Aquilo parecia recordar-lhe o último dia de outono e o entristecia, pois ele nunca mais poderia ser quem era e amar de verdade aquele rapaz.
Um dia, já no final do inverno, alguém bateu na porta e o garoto foi atendê-la, todavia, por mais que chamasse por alguém, ninguém respondia. Deu de ombros e voltou para seu quarto, chamou por seu gatinho pardo, mas ele não vinha.
Ele chamou de novo.
Nada.
Ele procurou em seu quarto.
Nada.
Na sala.
Nada.
E em toda a casa. Mas nada de seu gatinho pardo aparecer.
É que ele, agora, estava preso dentro de uma sacola de pano, sendo carregado pela jovem.
E ela o levava para o meio de uma floresta, o deixava lá, sozinho, e voltava. Aquela garota fazia isto porque, mesmo tendo virado um gato, era para o loiro que o seu amado mais dava atenção. Ela não poderia permitir aquilo, aquilo era uma prova de amor terrivelmente forte.
Ainda dentro da sacola, o gatinho miava desesperado. Quando finalmente conseguiu sair, se viu perdido, na floresta, a neve cobrindo todo o chão, caindo calmamente.
Ele se encolheu num canto, com medo da neve.
E ficou lá esperando pelo seu dono amado.
Enquanto isso o jovem estava em seu quarto esperando pelo seu Gato pardo.

Ao terminar minha mais nova estória, coçava os olhos sentindo que Morfeu estava prestes a passar por mim.
Yoku já cochilava em meu colo.
Olhei através da janela do outro lado de minha sala, a janela que fica ao lado de minha estante recheada de livros, e vi um garoto de cabelos negros chamando por alguém.
Ele baixou a cabeça e suspirou, tinha os olhos marejados. Deu meia volta e foi embora para nunca mais.
Quando realmente abri meus olhos, constatei que tinha cochilado junto de minha mesa de trabalho.

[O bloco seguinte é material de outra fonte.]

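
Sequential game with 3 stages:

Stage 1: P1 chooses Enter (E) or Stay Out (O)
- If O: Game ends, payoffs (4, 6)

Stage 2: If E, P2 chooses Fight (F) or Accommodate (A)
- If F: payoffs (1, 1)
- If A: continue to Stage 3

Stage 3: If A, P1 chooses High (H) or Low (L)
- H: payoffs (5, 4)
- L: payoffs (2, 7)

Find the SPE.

SPE: (E, A, H); Outcome (5, 4)

Work:
Stage 3: P1 chooses H (5 vs 2)
Stage 2: P2: F->1, A->4 (anticipating H). Choose A
Stage 1: P1: O->4, E->5 (anticipating A, H). Choose E
SPE path: E -> A -> H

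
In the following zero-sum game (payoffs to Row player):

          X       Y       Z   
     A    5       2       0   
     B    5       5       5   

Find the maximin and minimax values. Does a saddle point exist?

Maximin = 5, Minimax = 5, Saddle: True

Work:
Row minimums: [0, 5] → maximin = 5
Column maximums: [5, 5, 5] → minimax = 5
Saddle point exists! Game value = 5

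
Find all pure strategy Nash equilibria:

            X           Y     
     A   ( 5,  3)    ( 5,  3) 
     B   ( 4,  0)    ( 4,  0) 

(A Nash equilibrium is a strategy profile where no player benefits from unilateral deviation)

Nash equilibrium: (A, X), (A, Y)

Work:
Best responses:
  P1 vs X: payoffs [5, 4] → best response A (payoff 5)
  P1 vs Y: payoffs [5, 4] → best response A (payoff 5)
  P2 vs A: payoffs [3, 3] → best response X/Y (payoff 3)
  P2 vs B: payoffs [0, 0] → best response X/Y (payoff 0)
Mutual best responses: (A,X), (A,Y) → Nash equilibria.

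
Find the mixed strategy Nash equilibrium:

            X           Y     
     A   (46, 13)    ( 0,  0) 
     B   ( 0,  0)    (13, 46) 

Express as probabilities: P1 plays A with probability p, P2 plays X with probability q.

p = 0.7797, q = 0.2203

Work:
Find probabilities that make opponent indifferent:
P2 chooses q to make P1 indifferent between A and B
P1 chooses p to make P2 indifferent between X and Y
Mixed NE: P1 plays (A: 0.7797, B: 0.2203), P2 plays (X: 0.2203, Y: 0.7797)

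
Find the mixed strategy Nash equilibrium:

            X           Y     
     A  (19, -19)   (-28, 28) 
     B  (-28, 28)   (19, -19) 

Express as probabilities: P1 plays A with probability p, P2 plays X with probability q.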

Yoku já não jazia mais em meu colo, ele estava junto da janela ao lado da estante observando a neve cair, arranhando a janela com suas patinhas acolchoadas de gato, miando daquele jeito infeliz e gemido que gatos miam.
Levantei-me e parei ao seu lado, observando a paisagem com ele.

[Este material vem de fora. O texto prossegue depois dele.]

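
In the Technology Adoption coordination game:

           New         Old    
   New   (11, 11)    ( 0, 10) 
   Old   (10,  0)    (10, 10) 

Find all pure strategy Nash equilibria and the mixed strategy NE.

Pure NE: (New, New) and (Old, Old); Mixed NE: p = 0.9091, q = 0.9091

Work:
Check pure NE:
(New, New): (11, 11) - no unilateral deviation beneficial
(Old, Old): (10, 10) - no unilateral deviation beneficial
Mixed NE: P1 plays New with p = 0.9091, P2 plays New with q = 0.9091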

Ele parou de miar, observou-me e se esfregou carinhosamente em mim.
Não havia mais aquele vago sentimento em seus olhos, havia sumido, havia sido esquecido novamente. Como o loiro que havia esquecido de seu amado ao se tornar o Gato pardo, ele só ronronava e vivia superficialmente, até encontrar a neve.

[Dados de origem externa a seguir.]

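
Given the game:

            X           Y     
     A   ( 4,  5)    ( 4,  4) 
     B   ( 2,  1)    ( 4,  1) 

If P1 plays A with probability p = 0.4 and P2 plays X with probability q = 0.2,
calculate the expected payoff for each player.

E[P1] = 3.76, E[P2] = 2.28

Work:
E[P1] = p·q·π₁(A,X) + p·(1-q)·π₁(A,Y) + (1-p)·q·π₁(B,X) + (1-p)·(1-q)·π₁(B,Y)
= 0.4·0.2·4 + 0.4·0.8·4 + 0.6·0.2·2 + 0.6·0.8·4
= 3.76

E[P2] = 2.28 (similar calculation)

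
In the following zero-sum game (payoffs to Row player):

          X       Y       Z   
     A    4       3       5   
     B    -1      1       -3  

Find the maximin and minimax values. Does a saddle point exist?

Maximin = 3, Minimax = 3, Saddle: True

Work:
Row minimums: [3, -3] → maximin = 3
Column maximums: [4, 3, 5] → minimax = 3
Saddle point exists! Game value = 3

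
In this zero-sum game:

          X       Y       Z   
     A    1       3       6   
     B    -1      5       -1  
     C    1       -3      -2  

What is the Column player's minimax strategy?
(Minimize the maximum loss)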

“Mas que imaginação a minha!”, pensei.
Fim.

Caramba, quando leio essa história fico muito feliz, gosto muito dela. Mas, ao mesmo tempo, sinto um arrepio correr pela minha espinha, não seria um tanto bizarra e infantil
? De qualquer forma, gosto da imagem da escritora solitária na floresta, pois, em dias tristes, me sinto assim como ela.